For China, the Olympics represent a struggle between letting people in and controlling what they see and do. This is a problem, writes Andrew Yang, that implicates the Olympics-related architecture in a bad way.
"For China, the Olympics has been both a galvanizing force and an exercise in pride, partly deserved, partly not."
"Recently, however, the exercise has not gone entirely according to plan. In spite of their inevitability, the mass protests in Tibet, Xinjiang (the Muslim part of Western China), and Mongolia still caught the government off their usually rigid guard. Even more unpredictable has been the tumultuous time the government has had trying to control the coverage of these events. And when widespread public sympathy during the Sichuan Earthquake led to a huge demand for news, the state could no longer reasonably control the local and foreign media."
"The Olympics have laid bare the illogic behind the government's approach. It invites the world in, but then restricts entry for fear that a bunch of Teva-wearing hippies might show up and disrupt the games. Of course there will be controversy-China is a totalitarian state, after all-but in courting the public stage, China is also courting widespread scrutiny of its atrocious human rights record."

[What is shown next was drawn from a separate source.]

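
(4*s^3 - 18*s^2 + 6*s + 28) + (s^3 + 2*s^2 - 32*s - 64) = 5*s^3 - 16*s^2 - 26*s - 36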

"Above all, what I blame most on the Olympics is how it implicates architecture in the fabrication of this whole spectacle, and even uses it to mask real urban problems confronting Beijing. Without a doubt, OMA's CCTV and Herzog and de Meuron's Olympic Stadium will remain masterpieces in the landscape of the city. But within its Soviet-inspired planning fabric, with its concentric highways lapping outward from the hub of the Forbidden City, huge monolithic-style building threatens to add to the isolation of Beijing's vast alienating stretches. Anyone who has traveled through rush hour there, where it routinely takes 60 minutes to budge five miles, will have contemplated the poor planning implicated by this level of congestion."